Using multiple GPUs

Theano has a feature to allow the use of multiple GPUs at the same time in one function. The multiple gpu feature requires the use of the GpuArray Backend backend, so make sure that works correctly.

In order to keep a reasonably high level of abstraction you do not refer to device names directly for multiple-gpu use. You instead refer to what we call context names. These are then mapped to a device using the theano configuration. This allows portability of models between machines.

Warning

The code is rather new and is still considered experimental at this point. It has been tested and seems to perform correctly in all cases observed, but make sure to double-check your results before publishing a paper or anything of the sort.

Note

For data-parallelism, you probably are better using platoon.

Defining the context map

The mapping from context names to devices is done through the config.contexts option. The format looks like this:

dev0->cuda0;dev1->cuda1

Let’s break it down.
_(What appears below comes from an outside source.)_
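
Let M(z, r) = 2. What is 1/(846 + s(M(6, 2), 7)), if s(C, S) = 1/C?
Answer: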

First there is a list of mappings. Each of these mappings is separated by a semicolon ‘;’. There can be any number of such mappings, but in the example above we have two of them: dev0->cuda0 and dev1->cuda1.

The mappings themselves are composed of a context name followed by the two characters ‘->’ and the device name. The context name is a simple string which does not have any special meaning for Theano. For parsing reasons, the context name cannot contain the sequence ‘->’ or ‘;’. To avoid confusion context names that begin with ‘cuda’ or ‘opencl’ are disallowed. The device name is a device in the form that gpuarray expects like ‘cuda0’ or ‘opencl0:0’.

Note

Since there are a bunch of shell special characters in the syntax, defining this on the command-line will require proper quoting, like this:

$ THEANO_FLAGS="contexts=dev0->cuda0"

When you define a context map, if config.print_active_device is True (the default), Theano will print the mappings as they are defined. This will look like this:

$ THEANO_FLAGS="contexts=dev0->cuda0;dev1->cuda1" python -c 'import theano'
Mapped name dev0 to device cuda0: GeForce GTX TITAN X (0000:09:00.0)
Mapped name dev1 to device cuda1: GeForce GTX TITAN X (0000:06:00.0)

If you don’t have enough GPUs for a certain model, you can assign the same device to more than one name. You can also assign extra names that a model doesn’t need to some other devices. However, a proliferation of names is not always a good idea since theano often assumes that different context names will be on different devices and will optimize accordingly. So you may get faster performance for a single name and a single device.

Note

It is often the case that multi-gpu operation requires or assumes that all the GPUs involved are equivalent. This is not the case for this implementation. Since the user has the task of distributing the jobs across the different device a model can be built on the assumption that one of the GPU is slower or has smaller memory.

A simple graph on two GPUs

The following simple program works on two GPUs. It builds a function which perform two dot products on two different GPUs.

import numpy
import theano

v01 = theano.shared(numpy.random.random((1024, 1024)).astype('float32'),
                    target='dev0')
v02 = theano.shared(numpy.random.random((1024, 1024)).astype('float32'),
                    target='dev0')
v11 = theano.shared(numpy.random.random((1024, 1024)).astype('float32'),
                    target='dev1')
v12 = theano.shared(numpy.random.random((1024, 1024)).astype('float32'),
                    target='dev1')

f = theano.function([], [theano.tensor.dot(v01, v02),
                         theano.tensor.dot(v11, v12)])

f()

This model requires a context map with assignations for ‘dev0’ and ‘dev1’. It should run twice as fast when the devices are different.

Explicit transfers of data

Since operations themselves cannot work on more than one device, they will pick a device to work on based on their inputs and automatically insert transfers for any input which is not on the right device.

However you may want some explicit control over where and how these transfers are done at some points. This is done by using the new transfer() method that is present on variables. It works for moving data between GPUs and also between the host and the GPUs. Here is a example.

import theano

v = theano.tensor.fmatrix()

# Move to the device associated with 'gpudev'
gv = v.transfer('gpudev')

# Move back to the cpu
cv = gv.transfer('cpu')

Of course you can mix transfers and operations in any order you choose. However you should try to minimize transfer operations because they will introduce overhead that may reduce performance.